Justement Lamastre, je repars du ravito avec 2 L, (j’ai pas fais gaffe à la contenance de la bouteille que le bénévole à vidé dans ma poche à eau, c’est pas grave, je ne manquerais pas de liquide et je crois que sur cette course j’ai battu mon record perso « d’ arrêt-pissouille ») : on quitte le bitume pendant près de 30 km de faux plat montant jusqu’à St Martin ; cela a un petit côté trail qui me plait bien : vrai, il y a quelques cailloux, mais rien de bien méchant, le décor est somptueux, de nombreux ponts sont jetés ici ou là entre ces écrins de verdure .
(début de la voie ferrée désaffectée, on passe en mode "trail roulant", j'adore !!)
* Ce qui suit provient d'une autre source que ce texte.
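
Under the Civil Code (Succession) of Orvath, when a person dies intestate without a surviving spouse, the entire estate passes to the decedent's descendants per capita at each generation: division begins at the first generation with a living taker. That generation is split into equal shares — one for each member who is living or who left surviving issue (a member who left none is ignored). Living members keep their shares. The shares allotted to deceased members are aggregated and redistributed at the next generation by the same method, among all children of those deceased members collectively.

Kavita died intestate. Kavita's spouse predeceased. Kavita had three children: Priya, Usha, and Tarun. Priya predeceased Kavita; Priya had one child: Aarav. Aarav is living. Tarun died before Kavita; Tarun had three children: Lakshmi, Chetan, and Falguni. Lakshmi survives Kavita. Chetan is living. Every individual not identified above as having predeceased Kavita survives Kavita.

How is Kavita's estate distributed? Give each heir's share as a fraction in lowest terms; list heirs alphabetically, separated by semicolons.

There is no surviving spouse, so the entire estate passes to Kavita's descendants per capita at each generation.
At generation 1 (Priya, Usha, Tarun) there are 3 shares of (1)/3 = 1/3 each.
Living: Usha — each takes 1/3.
Deceased: Priya and Tarun. Their combined 2/3 is pooled and carried to generation 2.
At generation 2 (Aarav, Lakshmi, Chetan, Falguni) there are 4 shares of (2/3)/4 = 1/6 each.
Living: Aarav, Lakshmi, Chetan, and Falguni — each takes 1/6.

Aarav 1/6; Chetan 1/6; Falguni 1/6; Lakshmi 1/6; Usha 1/3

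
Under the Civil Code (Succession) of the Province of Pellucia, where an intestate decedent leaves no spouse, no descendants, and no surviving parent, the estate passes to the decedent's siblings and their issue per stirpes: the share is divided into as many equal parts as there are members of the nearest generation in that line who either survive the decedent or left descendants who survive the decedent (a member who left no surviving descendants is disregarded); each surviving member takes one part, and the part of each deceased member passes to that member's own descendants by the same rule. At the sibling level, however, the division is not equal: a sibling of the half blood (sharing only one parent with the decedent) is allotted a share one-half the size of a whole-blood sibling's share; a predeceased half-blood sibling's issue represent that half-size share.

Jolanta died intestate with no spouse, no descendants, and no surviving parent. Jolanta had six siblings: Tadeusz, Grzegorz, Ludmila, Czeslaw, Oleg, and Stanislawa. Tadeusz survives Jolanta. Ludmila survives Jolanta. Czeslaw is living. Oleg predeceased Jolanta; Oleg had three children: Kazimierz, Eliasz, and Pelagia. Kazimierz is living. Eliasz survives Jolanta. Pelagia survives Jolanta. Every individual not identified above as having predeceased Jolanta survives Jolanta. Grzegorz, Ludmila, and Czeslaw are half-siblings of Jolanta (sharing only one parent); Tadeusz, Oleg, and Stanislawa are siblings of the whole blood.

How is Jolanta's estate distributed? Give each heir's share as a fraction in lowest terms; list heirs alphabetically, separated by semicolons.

Czeslaw 1/9; Eliasz 2/27; Grzegorz 1/9; Kazimierz 2/27; Ludmila 1/9; Pelagia 2/27; Stanislawa 2/9; Tadeusz 2/9

No spouse, descendants, or parent survives, so the estate passes to Jolanta's siblings per stirpes.
Half-blood siblings count for one-half the weight of whole-blood siblings at the initial division.
Dividing 1 in proportion to weights (total weight 9/2): Tadeusz (weight 1) → 2/9; Grzegorz (weight 1/2) → 1/9; Ludmila (weight 1/2) → 1/9; Czeslaw (weight 1/2) → 1/9; Oleg (weight 1) → 2/9; Stanislawa (weight 1) → 2/9.
Tadeusz is living and takes 2/9.
Grzegorz is living and takes 1/9.
Ludmila is living and takes 1/9.
Czeslaw is living and takes 1/9.
Oleg predeceased; the 2/9 allotted to Oleg's branch passes to Oleg's issue by representation.
The 2/9 is divided into 3 equal shares of 2/27 among Kazimierz, Eliasz, Pelagia.
Kazimierz is living and takes 2/27.
Eliasz is living and takes 2/27.
Pelagia is living and takes 2/27.
Stanislawa is living and takes 2/9.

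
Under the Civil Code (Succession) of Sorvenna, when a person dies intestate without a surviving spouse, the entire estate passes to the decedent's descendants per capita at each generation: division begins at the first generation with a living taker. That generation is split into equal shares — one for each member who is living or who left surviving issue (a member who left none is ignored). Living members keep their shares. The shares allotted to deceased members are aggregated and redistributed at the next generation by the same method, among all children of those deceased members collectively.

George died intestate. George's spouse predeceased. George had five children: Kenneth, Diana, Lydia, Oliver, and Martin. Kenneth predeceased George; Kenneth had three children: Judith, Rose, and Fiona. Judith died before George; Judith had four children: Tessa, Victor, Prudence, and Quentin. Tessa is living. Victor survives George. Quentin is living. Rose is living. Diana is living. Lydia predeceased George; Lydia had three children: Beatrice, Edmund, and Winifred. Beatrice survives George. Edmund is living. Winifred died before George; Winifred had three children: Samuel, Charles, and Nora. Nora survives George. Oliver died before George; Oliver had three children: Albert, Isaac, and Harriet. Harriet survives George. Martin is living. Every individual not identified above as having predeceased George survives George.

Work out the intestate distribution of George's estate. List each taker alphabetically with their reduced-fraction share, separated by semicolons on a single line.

There is no surviving spouse, so the entire estate passes to George's descendants per capita at each generation.
At generation 1 (Kenneth, Diana, Lydia, Oliver, Martin) there are 5 shares of (1)/5 = 1/5 each.
Living: Diana and Martin — each takes 1/5.
Deceased: Kenneth, Lydia, and Oliver. Their combined 3/5 is pooled and carried to generation 2.
At generation 2 (Judith, Rose, Fiona, Beatrice, Edmund, Winifred, Albert, Isaac, Harriet) there are 9 shares of (3/5)/9 = 1/15 each.
Living: Rose, Fiona, Beatrice, Edmund, Albert, Isaac, and Harriet — each takes 1/15.
Deceased: Judith and Winifred. Their combined 2/15 is pooled and carried to generation 3.
At generation 3 (Tessa, Victor, Prudence, Quentin, Samuel, Charles, Nora) there are 7 shares of (2/15)/7 = 2/105 each.
Living: Tessa, Victor, Prudence, Quentin, Samuel, Charles, and Nora — each takes 2/105.

Albert 1/15; Beatrice 1/15; Charles 2/105; Diana 1/5; Edmund 1/15; Fiona 1/15; Harriet 1/15; Isaac 1/15; Martin 1/5; Nora 2/105; Prudence 2/105; Quentin 2/105; Rose 1/15; Samuel 2/105; Tessa 2/105; Victor 2/105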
Je commence à remonter quelques coureurs qui n’ont pas l’air d’apprécier la nature du terrain et je fais un peu le « yoyo » avec quelques uns dont certains seront mes futurs compagnons de route jusqu’à l’arrivée, mais cela, nous ne le savons pas encore.
(sur un des nombreux ponts de la voie ferrée)
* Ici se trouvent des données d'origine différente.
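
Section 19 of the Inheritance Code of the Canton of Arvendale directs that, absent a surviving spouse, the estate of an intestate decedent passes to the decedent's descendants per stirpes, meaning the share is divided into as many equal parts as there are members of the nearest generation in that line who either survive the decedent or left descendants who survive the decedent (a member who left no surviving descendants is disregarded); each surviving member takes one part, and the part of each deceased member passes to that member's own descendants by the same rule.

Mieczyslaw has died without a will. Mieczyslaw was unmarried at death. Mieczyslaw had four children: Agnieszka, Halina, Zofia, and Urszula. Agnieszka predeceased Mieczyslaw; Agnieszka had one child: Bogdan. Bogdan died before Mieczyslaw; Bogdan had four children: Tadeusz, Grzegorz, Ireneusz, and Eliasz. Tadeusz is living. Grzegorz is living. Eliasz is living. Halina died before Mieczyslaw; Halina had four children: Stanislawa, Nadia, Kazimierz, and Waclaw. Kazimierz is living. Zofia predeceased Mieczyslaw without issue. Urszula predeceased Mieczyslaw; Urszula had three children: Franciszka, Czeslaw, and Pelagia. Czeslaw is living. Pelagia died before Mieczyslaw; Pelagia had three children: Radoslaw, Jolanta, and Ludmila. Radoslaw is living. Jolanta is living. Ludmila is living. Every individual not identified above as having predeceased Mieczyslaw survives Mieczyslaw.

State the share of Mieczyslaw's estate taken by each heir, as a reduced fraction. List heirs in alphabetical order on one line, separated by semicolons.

There is no surviving spouse, so the entire estate passes to Mieczyslaw's descendants per stirpes.
Zofia left no surviving issue, so that branch lapses and is disregarded.
The estate is divided into 3 equal shares of 1/3 among Agnieszka, Halina, Urszula.
Agnieszka predeceased; the 1/3 allotted to Agnieszka's branch passes to Agnieszka's issue by representation.
Bogdan's line is the sole branch at this level, so the full 1/3 passes to Bogdan's issue by representation.
The 1/3 is divided into 4 equal shares of 1/12 among Tadeusz, Grzegorz, Ireneusz, Eliasz.
Tadeusz is living and takes 1/12.
Grzegorz is living and takes 1/12.
Ireneusz is living and takes 1/12.
Eliasz is living and takes 1/12.
Halina predeceased; the 1/3 allotted to Halina's branch passes to Halina's issue by representation.
The 1/3 is divided into 4 equal shares of 1/12 among Stanislawa, Nadia, Kazimierz, Waclaw.
Stanislawa is living and takes 1/12.
Nadia is living and takes 1/12.
Kazimierz is living and takes 1/12.
Waclaw is living and takes 1/12.
Urszula predeceased; the 1/3 allotted to Urszula's branch passes to Urszula's issue by representation.
The 1/3 is divided into 3 equal shares of 1/9 among Franciszka, Czeslaw, Pelagia.
Franciszka is living and takes 1/9.
Czeslaw is living and takes 1/9.
Pelagia predeceased; the 1/9 allotted to Pelagia's branch passes to Pelagia's issue by representation.
The 1/9 is divided into 3 equal shares of 1/27 among Radoslaw, Jolanta, Ludmila.
Radoslaw is living and takes 1/27.
Jolanta is living and takes 1/27.
Ludmila is living and takes 1/27.

Czeslaw 1/9; Eliasz 1/12; Franciszka 1/9; Grzegorz 1/12; Ireneusz 1/12; Jolanta 1/27; Kazimierz 1/12; Ludmila 1/27; Nadia 1/12; Radoslaw 1/27; Stanislawa 1/12; Tadeusz 1/12; Waclaw 1/12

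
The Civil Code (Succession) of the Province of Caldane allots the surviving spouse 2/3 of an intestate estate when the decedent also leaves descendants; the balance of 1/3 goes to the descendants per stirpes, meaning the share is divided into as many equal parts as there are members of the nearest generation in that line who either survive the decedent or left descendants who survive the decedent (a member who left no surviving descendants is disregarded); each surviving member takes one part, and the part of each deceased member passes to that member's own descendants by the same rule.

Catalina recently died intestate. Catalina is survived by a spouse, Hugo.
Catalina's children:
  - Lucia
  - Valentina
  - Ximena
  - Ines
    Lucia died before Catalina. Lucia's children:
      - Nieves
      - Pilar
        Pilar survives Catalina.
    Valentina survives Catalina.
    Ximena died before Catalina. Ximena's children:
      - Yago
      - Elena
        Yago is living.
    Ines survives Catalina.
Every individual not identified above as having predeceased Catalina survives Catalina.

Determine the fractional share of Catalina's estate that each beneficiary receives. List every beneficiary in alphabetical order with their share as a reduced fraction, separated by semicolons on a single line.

Hugo, as surviving spouse, takes 2/3.
The remaining 1/3 passes to Catalina's descendants per stirpes.
The 1/3 is divided into 4 equal shares of 1/12 among Lucia, Valentina, Ximena, Ines.
Lucia predeceased; the 1/12 allotted to Lucia's branch passes to Lucia's issue by representation.
The 1/12 is divided into 2 equal shares of 1/24 among Nieves, Pilar.
Nieves is living and takes 1/24.
Pilar is living and takes 1/24.
Valentina is living and takes 1/12.
Ximena predeceased; the 1/12 allotted to Ximena's branch passes to Ximena's issue by representation.
The 1/12 is divided into 2 equal shares of 1/24 among Yago, Elena.
Yago is living and takes 1/24.
Elena is living and takes 1/24.
Ines is living and takes 1/12.

Elena 1/24; Hugo 2/3; Ines 1/12; Nieves 1/24; Pilar 1/24; Valentina 1/12; Yago 1/24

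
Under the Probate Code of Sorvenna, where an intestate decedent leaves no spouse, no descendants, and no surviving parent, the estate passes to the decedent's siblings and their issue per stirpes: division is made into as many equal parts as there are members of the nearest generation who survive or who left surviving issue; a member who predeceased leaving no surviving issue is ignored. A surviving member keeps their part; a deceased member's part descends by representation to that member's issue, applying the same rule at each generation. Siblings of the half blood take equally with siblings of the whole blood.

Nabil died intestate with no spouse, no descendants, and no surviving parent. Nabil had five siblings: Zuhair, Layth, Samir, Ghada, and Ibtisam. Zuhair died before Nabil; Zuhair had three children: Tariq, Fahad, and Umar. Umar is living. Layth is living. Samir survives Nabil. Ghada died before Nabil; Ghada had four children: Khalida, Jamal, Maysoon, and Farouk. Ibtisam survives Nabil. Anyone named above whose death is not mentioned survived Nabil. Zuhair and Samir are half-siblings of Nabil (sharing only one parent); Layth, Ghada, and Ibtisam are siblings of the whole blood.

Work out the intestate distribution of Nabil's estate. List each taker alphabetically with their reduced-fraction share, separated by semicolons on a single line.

Fahad 1/15; Farouk 1/20; Ibtisam 1/5; Jamal 1/20; Khalida 1/20; Layth 1/5; Maysoon 1/20; Samir 1/5; Tariq 1/15; Umar 1/15

No spouse, descendants, or parent survives, so the estate passes to Nabil's siblings per stirpes.
Half-blood and whole-blood siblings take equally under the stated rule.
The estate is divided into 5 equal shares of 1/5 among Zuhair, Layth, Samir, Ghada, Ibtisam.
Zuhair predeceased; the 1/5 allotted to Zuhair's branch passes to Zuhair's issue by representation.
The 1/5 is divided into 3 equal shares of 1/15 among Tariq, Fahad, Umar.
Tariq is living and takes 1/15.
Fahad is living and takes 1/15.
Umar is living and takes 1/15.
Layth is living and takes 1/5.
Samir is living and takes 1/5.
Ghada predeceased; the 1/5 allotted to Ghada's branch passes to Ghada's issue by representation.
The 1/5 is divided into 4 equal shares of 1/20 among Khalida, Jamal, Maysoon, Farouk.
Khalida is living and takes 1/20.
Jamal is living and takes 1/20.
Maysoon is living and takes 1/20.
Farouk is living and takes 1/20.
Ibtisam is living and takes 1/5.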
- Au ravito de Nonieres, on traverse un long tunnel, je ferais le trajet avec Mathieu (dossard 19), on, partagera notre loupiote dans ce puits d’obscurité puis c’est « Nicolas (gasgas) » qui nous rattrape (c’est un bénévole qui tient le ravito N°19 au km182) il fait les 114 premiers km en courant, mais un peu trop vite à mon goût et après avoir un peu discuté (de triathlon notamment et d’Embrun en particulier), je les laisse filer.
- Ravito du Cheylard : je passe assez rapidement, j’ai encore du liquide, question solide, aujourd’hui, je suis un vrai « canard » ou « cochon » , je boulotte de tout, du fromage, du saucisson, des chips en passant par des bonbons Haribo, le tout pas forcément dans cet ordre : tout est bon (dans le cochon) pour me faire avancer.
Je repars seul, il commence à faire bien chaud et lourd mais une bonne averse arrive à point nommé pour me rafraîchir la caboche (malheureusement assez courte), ce sont les derniers km sur la voie désaffectée, le chemin commence à s’élever, doucement mais surement.
(la Tot's connection : merci Mesdames !!)
- Ravito de St Martin : (remière barrière horaire – km 54)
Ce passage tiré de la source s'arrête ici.